After correctly identifying China as a bad-actor in global trade, the president launched $50 billion in proposed tariffs to make them shape up. Unfortunately, there is a muddled message on whether the goal is to get them to shape up, at which point we drop the tariffs, or whether the tariffs themselves are the goal. If the goal is to change China’s behavior, there is no publicly disclosed list of objectives, no milestones for progress toward those objectives, and no timetable. When China responded by targeting tariffs on sensitive U.S. exports like agriculture and airplanes, the president tripled down and promised another $100 billion in tariffs. It is a confusing set of events that has left many observers doubting there is a real strategy at all, and fearing it could end up in an unintended trade war.

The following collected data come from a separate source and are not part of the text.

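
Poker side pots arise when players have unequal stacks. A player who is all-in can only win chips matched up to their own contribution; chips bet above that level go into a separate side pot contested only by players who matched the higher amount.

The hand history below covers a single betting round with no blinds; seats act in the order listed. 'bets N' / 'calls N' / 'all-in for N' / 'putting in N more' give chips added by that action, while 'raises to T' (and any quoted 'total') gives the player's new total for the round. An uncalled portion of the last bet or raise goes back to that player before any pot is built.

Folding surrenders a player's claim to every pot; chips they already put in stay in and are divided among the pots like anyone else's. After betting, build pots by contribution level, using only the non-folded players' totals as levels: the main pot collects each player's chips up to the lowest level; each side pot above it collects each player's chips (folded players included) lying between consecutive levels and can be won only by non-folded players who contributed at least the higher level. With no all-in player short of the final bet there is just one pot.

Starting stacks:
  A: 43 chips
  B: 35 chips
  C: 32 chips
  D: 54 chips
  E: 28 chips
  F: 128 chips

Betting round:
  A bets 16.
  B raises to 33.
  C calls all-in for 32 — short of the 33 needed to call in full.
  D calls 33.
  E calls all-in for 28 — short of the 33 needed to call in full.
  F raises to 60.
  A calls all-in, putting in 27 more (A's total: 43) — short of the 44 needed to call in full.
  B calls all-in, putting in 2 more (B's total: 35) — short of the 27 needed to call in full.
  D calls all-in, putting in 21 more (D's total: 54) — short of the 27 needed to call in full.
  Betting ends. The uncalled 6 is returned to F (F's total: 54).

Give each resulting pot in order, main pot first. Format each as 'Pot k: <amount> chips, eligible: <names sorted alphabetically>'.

Contributions (after 6 returned to F): A=43, B=35, C=32, D=54, E=28, F=54
Pot levels (distinct totals of non-folded players): 28, 32, 35, 43, 54
Layer 1-28: 28 each from A, B, C, D, E, F = 28*6 = 168 chips; eligible A, B, C, D, E, F
Layer 29-32: 4 each from A, B, C, D, F = 4*5 = 20 chips; eligible A, B, C, D, F
Layer 33-35: 3 each from A, B, D, F = 3*4 = 12 chips; eligible A, B, D, F
Layer 36-43: 8 each from A, D, F = 8*3 = 24 chips; eligible A, D, F
Layer 44-54: 11 each from D, F = 11*2 = 22 chips; eligible D, F

Pot 1: 168 chips, eligible: A, B, C, D, E, F
Pot 2: 20 chips, eligible: A, B, C, D, F
Pot 3: 12 chips, eligible: A, B, D, F
Pot 4: 24 chips, eligible: A, D, F
Pot 5: 22 chips, eligible: D, F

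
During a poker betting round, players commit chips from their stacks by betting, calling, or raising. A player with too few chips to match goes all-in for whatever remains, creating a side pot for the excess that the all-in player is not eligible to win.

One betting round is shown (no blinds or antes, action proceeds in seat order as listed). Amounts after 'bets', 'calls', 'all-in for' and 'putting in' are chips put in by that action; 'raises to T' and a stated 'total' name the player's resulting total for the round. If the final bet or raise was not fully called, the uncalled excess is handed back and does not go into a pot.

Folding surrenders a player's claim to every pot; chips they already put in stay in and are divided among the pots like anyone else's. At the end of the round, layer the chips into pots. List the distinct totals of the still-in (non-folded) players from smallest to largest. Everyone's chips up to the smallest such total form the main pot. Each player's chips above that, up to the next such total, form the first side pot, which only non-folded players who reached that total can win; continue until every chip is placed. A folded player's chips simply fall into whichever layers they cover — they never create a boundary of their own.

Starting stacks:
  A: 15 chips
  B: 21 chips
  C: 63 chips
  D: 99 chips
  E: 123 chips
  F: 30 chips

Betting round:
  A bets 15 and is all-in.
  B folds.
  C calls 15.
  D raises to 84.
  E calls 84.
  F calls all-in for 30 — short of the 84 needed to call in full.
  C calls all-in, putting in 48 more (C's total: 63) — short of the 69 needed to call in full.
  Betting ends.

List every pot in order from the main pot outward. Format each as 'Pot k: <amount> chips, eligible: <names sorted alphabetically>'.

Contributions: A=15, C=63, D=84, E=84, F=30
Folded: B
Pot levels (distinct totals of non-folded players): 15, 30, 63, 84
Layer 1-15: 15 each from A, C, D, E, F = 15*5 = 75 chips; eligible A, C, D, E, F
Layer 16-30: 15 each from C, D, E, F = 15*4 = 60 chips; eligible C, D, E, F
Layer 31-63: 33 each from C, D, E = 33*3 = 99 chips; eligible C, D, E
Layer 64-84: 21 each from D, E = 21*2 = 42 chips; eligible D, E

Pot 1: 75 chips, eligible: A, C, D, E, F
Pot 2: 60 chips, eligible: C, D, E, F
Pot 3: 99 chips, eligible: C, D, E
Pot 4: 42 chips, eligible: D, E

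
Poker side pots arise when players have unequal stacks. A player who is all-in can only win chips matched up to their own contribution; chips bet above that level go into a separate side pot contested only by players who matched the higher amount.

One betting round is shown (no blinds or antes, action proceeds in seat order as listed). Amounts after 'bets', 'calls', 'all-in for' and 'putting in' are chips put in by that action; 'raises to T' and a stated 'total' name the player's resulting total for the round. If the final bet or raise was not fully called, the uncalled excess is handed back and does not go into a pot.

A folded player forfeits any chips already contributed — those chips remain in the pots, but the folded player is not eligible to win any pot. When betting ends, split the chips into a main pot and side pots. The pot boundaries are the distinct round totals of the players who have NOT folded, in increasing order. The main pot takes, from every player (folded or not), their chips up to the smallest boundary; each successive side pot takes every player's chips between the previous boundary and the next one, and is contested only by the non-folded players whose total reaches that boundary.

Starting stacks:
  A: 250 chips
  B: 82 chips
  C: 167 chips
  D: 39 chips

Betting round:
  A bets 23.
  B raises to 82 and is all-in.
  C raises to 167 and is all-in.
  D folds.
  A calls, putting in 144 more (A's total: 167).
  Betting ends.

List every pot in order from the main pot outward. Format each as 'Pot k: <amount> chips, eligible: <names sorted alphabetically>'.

Contributions: A=167, B=82, C=167
Folded: D
Pot levels (distinct totals of non-folded players): 82, 167
Layer 1-82: 82 each from A, B, C = 82*3 = 246 chips; eligible A, B, C
Layer 83-167: 85 each from A, C = 85*2 = 170 chips; eligible A, C

Pot 1: 246 chips, eligible: A, B, C
Pot 2: 170 chips, eligible: A, C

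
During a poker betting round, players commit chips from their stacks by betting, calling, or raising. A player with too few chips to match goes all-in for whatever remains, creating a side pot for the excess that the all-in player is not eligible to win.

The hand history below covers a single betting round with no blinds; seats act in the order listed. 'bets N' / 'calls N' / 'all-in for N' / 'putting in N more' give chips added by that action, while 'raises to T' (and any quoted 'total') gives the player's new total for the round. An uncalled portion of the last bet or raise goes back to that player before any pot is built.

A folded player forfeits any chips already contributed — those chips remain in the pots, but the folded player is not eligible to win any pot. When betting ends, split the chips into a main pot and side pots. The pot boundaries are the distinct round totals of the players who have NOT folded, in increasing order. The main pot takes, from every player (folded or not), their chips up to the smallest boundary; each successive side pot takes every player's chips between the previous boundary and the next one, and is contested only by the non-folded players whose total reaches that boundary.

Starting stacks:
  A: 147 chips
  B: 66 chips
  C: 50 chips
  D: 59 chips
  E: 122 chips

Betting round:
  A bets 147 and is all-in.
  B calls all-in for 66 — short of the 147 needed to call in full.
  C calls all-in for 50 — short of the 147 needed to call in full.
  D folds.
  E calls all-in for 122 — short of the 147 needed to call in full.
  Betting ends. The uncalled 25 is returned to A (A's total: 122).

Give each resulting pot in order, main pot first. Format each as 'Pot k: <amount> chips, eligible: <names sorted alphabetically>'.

Pot 1: 200 chips, eligible: A, B, C, E
Pot 2: 48 chips, eligible: A, B, E
Pot 3: 112 chips, eligible: A, E

Derivation:
Contributions (after 25 returned to A): A=122, B=66, C=50, E=122
Folded: D
Pot levels (distinct totals of non-folded players): 50, 66, 122
Layer 1-50: 50 each from A, B, C, E = 50*4 = 200 chips; eligible A, B, C, E
Layer 51-66: 16 each from A, B, E = 16*3 = 48 chips; eligible A, B, E
Layer 67-122: 56 each from A, E = 56*2 = 112 chips; eligible A, E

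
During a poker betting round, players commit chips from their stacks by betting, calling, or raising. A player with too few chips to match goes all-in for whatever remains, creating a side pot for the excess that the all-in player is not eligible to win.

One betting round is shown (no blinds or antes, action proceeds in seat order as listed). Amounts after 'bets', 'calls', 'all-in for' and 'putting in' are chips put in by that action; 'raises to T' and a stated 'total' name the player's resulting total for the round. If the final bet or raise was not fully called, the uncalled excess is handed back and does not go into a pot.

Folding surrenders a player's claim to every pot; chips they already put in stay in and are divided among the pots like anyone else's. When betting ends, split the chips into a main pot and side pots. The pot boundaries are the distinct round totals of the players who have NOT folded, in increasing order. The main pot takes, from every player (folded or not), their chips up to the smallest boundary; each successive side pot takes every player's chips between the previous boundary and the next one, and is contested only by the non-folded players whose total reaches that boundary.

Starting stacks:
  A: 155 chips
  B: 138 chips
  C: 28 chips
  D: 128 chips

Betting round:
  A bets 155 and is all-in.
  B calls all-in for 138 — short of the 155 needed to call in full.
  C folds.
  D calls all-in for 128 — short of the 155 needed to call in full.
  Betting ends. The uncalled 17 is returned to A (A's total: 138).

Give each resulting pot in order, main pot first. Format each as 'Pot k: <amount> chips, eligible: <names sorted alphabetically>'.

Pot 1: 384 chips, eligible: A, B, D
Pot 2: 20 chips, eligible: A, B

Derivation:
Contributions (after 17 returned to A): A=138, B=138, D=128
Folded: C
Pot levels (distinct totals of non-folded players): 128, 138
Layer 1-128: 128 each from A, B, D = 128*3 = 384 chips; eligible A, B, D
Layer 129-138: 10 each from A, B = 10*2 = 20 chips; eligible A, B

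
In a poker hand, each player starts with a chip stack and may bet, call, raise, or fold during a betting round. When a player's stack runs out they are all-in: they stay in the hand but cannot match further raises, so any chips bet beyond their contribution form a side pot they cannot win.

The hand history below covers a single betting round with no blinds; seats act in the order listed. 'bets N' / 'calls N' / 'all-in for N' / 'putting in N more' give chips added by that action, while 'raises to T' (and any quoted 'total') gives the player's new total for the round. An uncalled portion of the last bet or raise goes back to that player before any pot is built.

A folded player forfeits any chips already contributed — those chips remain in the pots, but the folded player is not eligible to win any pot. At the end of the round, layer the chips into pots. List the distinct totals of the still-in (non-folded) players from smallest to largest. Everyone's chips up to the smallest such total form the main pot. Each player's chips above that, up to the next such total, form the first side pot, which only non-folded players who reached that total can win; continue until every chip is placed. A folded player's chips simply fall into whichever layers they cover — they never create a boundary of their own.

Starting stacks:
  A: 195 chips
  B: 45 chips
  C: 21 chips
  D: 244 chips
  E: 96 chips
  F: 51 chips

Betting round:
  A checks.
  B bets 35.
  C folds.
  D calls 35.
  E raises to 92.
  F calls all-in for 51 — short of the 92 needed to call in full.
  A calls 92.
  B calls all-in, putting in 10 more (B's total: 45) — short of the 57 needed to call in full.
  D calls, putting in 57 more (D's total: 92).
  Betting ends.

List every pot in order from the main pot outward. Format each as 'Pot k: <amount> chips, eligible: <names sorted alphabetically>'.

Pot 1: 225 chips, eligible: A, B, D, E, F
Pot 2: 24 chips, eligible: A, D, E, F
Pot 3: 123 chips, eligible: A, D, E

Derivation:
Contributions: A=92, B=45, D=92, E=92, F=51
Folded: C
Pot levels (distinct totals of non-folded players): 45, 51, 92
Layer 1-45: 45 each from A, B, D, E, F = 45*5 = 225 chips; eligible A, B, D, E, F
Layer 46-51: 6 each from A, D, E, F = 6*4 = 24 chips; eligible A, D, E, F
Layer 52-92: 41 each from A, D, E = 41*3 = 123 chips; eligible A, D, E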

Now, The Wall Street Journal is reporting that “The Trump administration is seeking to blunt domestic opposition to its trade policies with a relief package for farmers affected by the U.S. trade spat with China, say officials involved in the discussions. The aid package, which could climb into the billions of dollars, is still being developed. Agriculture and congressional officials are examining Depression-era programs like the Commodity Credit Corp., which was created in 1933 to stabilize farm incomes, and which permits borrowing of as much as $30 billion from the Treasury to finance its activities. Using the CCC would also give the administration an existing program to tap, rather than having to devise something new that would need to clear Congress.”

That’s right. Harm the farmers with a ham-handed (no pun intended) tariff strategy and then harm everybody else by having to foot the bill for a farm bailout. Even better, do it in a way that bypasses Congress so the taxpayers never get a chance to weigh in on the virtues of perverting a Depression-era relic of a program to this new end at their expense.

Go get ‘em Mom.

Or maybe not. Late yesterday the news broke that President Trump had tasked his advisers with studying the possibility of re-joining the Trans Pacific Partnership (TPP). In broad brushstrokes, TPP is precisely the kind coalition of like-minded countries that National Economic Council Director Larry Kudlow has endorsed as the right way to engage China. While one might not like every provision of TPP as negotiated with Japan and 10 other Pacific nations (including Canada and Mexico), it is a more promising approach than destructive tariffs pared with distortionary crop-subsidy programs.